Capture has grown faster than overall production, which increased 122 percent from 2011 to 2013.

The percentage of gas flared has decreased 36.84 percent in 2011 to 33 percent in 2013.

The flaring issue has drawn national scrutiny. In July 2013, Reuters reported that the state was burning off as much as $100 million worth of gas per month. Capture of gas produced in North Dakota’s oil fields has been complicated by low prices.

Still, the oil industry has announced plans to increase the amount of gas captured even further in coming years.

FLARING DOWN: The percentage of natural gas flared in North Dakota has decreased since 2011. Graph created by Watchdog based on DMR gas flaring and capture numbers.

The North Dakota Petroleum Council, an advocacy and lobbying group representing the state’s oil and gas industry, announced in January that “the industry can increase natural gas capture to 85 percent within two years, 90 percent capture in six years, and could capture up to 95 percent of gas.”

The group’s flaring task force has recommended oil and gas producers be required to develop a gas capture plan for new wells drilled, enforced by regulatory consequences from the state, and they’re also calling for policies making it easier to build gas capture pipelines.

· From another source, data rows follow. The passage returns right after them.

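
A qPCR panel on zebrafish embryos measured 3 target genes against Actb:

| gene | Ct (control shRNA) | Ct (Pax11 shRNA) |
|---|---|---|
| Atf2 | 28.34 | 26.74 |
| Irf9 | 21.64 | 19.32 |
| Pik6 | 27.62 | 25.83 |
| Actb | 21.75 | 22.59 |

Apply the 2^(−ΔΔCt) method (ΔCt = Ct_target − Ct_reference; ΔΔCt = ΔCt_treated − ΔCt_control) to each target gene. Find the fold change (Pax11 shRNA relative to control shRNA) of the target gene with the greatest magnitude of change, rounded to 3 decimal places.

Atf2: ΔΔCt = (26.74−22.59) − (28.34−21.75) = 4.15 − 6.59 = -2.44; fold change = 2^2.44 = 5.426
Irf9: ΔΔCt = (19.32−22.59) − (21.64−21.75) = -3.27 − (-0.11) = -3.16; fold change = 2^3.16 = 8.938
Pik6: ΔΔCt = (25.83−22.59) − (27.62−21.75) = 3.24 − 5.87 = -2.63; fold change = 2^2.63 = 6.190
Irf9 has the largest |ΔΔCt| = 3.16.

8.938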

“Pipeline infrastructure is crucial in capturing natural gas, and inability to obtain right of ways is a primary cause of natural gas flaring,” the NDPC states in a press release. “Easements may take 180 days or more to obtain, which is the period that a well is producing at its highest rate. In some cases, landowners will not grant easements at all. The industry recommends that a ROW [Right Of Way] Task Force be formed to review potential legislation to improve ROW access to reduce flaring.”